同日開いた役員懇談会で表明した。中国を経由して部品を納入する取引先、約200社に対して中国国内での在庫をこれまでより多めに確保してもらうよう要請した。さらに物流網の寸断などに備え、日本国内への在庫移転も求める。部品によっては、中国以外の拠点でも並行して生産してもらうように働きかけるという。

向井武司取締役専務執行役員は同日、新型コロナウイルスの感染を封じ込める「ゼロコロナ」政策の影響について言及。「中国からの調達部品が多いことは現在の(同国の)政策下ではリスクが高い。今後のロックダウンに耐えられる体制をつくる」と強調した。

マツダは、取引先が持つ在庫の一部を時期を前倒しで買い取ったり、日本でかかる追加の保管費用を負担したりすることにより、部品会社側の負担を軽減する。

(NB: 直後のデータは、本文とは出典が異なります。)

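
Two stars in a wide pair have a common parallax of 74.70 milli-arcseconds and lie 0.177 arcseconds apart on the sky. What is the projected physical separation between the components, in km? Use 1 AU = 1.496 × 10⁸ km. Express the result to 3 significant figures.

d = 1/p = 1/0.07470″ = 13.387 pc.
At distance d (pc), an angle of θ arcsec spans θ·d AU: s = 0.177 × 13.387 = 2.3695 AU.
= 2.3695 × 1.496 × 10⁸ km = 3.5448 × 10^8 km.

3.54 × 10^8 km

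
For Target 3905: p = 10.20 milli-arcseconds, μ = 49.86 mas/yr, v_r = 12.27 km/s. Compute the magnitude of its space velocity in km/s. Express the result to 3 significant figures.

d = 1/p = 1/0.01020″ = 98.039 pc.
μ = 49.86 mas/yr = 0.04986 ″/yr.
v_t = 4.740 μ d = 4.740 × 0.04986 × 98.039 = 23.17 km/s.
v = √(v_r² + v_t²) = √(12.27² + 23.17²) = √687.402 = 26.218 km/s.

26.2 km/s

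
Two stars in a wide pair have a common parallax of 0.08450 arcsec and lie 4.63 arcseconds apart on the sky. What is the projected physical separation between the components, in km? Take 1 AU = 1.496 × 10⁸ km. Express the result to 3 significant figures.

d = 1/p = 1/0.08450″ = 11.834 pc.
At distance d (pc), an angle of θ arcsec spans θ·d AU: s = 4.63 × 11.834 = 54.791 AU.
= 54.791 × 1.496 × 10⁸ km = 8.1967 × 10^9 km.

8.20 × 10^9 km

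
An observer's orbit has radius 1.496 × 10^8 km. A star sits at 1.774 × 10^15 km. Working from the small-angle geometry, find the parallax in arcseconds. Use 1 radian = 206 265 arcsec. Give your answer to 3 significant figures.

θ ≈ B/d = (1.496 × 10^8) / (1.774 × 10^15) = 8.4329 × 10^-8 rad.
In arcseconds: 8.4329 × 10^-8 × 206265 = 0.017394″.

0.0174 arcsec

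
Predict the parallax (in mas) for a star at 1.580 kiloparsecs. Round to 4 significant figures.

0.6329 mas

d = 1.580 kpc = 1580 pc.
p = 1/d = 1/1580 = 0.00063291 arcsec.
= 0.00063291 × 1000 = 0.63291 mas.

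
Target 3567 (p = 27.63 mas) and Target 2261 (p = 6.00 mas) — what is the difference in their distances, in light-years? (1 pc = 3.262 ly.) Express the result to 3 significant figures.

426 ly

d_A = 1/0.02763″ = 36.193 pc; d_B = 1/0.006000″ = 166.67 pc.
|d_B − d_A| = |166.67 − 36.193| = 130.48 pc = 130.48 × 3.262 ly = 425.63 ly.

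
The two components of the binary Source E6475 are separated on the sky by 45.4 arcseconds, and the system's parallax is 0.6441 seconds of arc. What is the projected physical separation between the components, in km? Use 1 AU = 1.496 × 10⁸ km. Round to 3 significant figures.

1.05 × 10^10 km

d = 1/p = 1/0.6441″ = 1.5526 pc.
At distance d (pc), an angle of θ arcsec spans θ·d AU: s = 45.4 × 1.5526 = 70.488 AU.
= 70.488 × 1.496 × 10⁸ km = 1.0545 × 10^10 km.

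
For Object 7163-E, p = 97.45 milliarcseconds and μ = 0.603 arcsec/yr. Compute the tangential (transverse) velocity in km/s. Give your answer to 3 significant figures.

d = 1/p = 1/0.09745″ = 10.262 pc.
v_t = 4.74 × μ × d = 4.74 × 0.603 × 10.262 = 29.331 km/s.

29.3 km/s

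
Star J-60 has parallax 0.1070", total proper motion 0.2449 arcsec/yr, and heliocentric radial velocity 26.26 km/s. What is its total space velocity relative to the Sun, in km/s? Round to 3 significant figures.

28.4 km/s

d = 1/p = 1/0.1070″ = 9.3458 pc.
v_t = 4.740 μ d = 4.740 × 0.2449 × 9.3458 = 10.849 km/s.
v = √(v_r² + v_t²) = √(26.26² + 10.849²) = √807.288 = 28.413 km/s.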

中長期では供給網全体の見直しにも着手する。取引先には同じ部品を複数拠点で生産してもらうことで代替調達先を確保。さらに生産技術や脱炭素のノウハウなどを取引先と共有することで部品の国内生産の競争力を高める取り組みも始める。いずれも「各部品の中国一極集中を避ける」(向井氏)ことが狙いだ。地政学リスクの高い地域では、一定の在庫積み増しを調達契約の条件に組み込むことも検討する。

上海市のロックダウンではトヨタ自動車ホンダなど自動車各社の生産が影響を受けた。マツダは国内2工場を4~5月に計11日間停止し、国内生産が4月に53%、5月に30%落ちこみ、相対的に打撃が大きかった。4~6月期の連結営業損益は195億円の赤字と、国内自動車大手で唯一の赤字となった。

マツダの車に使う部品のうち、中国製や中国経由で調達するものは約800あるという。一次取引先の部品会社は多くが日系や欧米系のメーカーだが、二次や三次取引先には中国で生産している部品も多かった。ロックダウンで中国にある在庫を使えず、日本にも運べないことで影響が長引いた。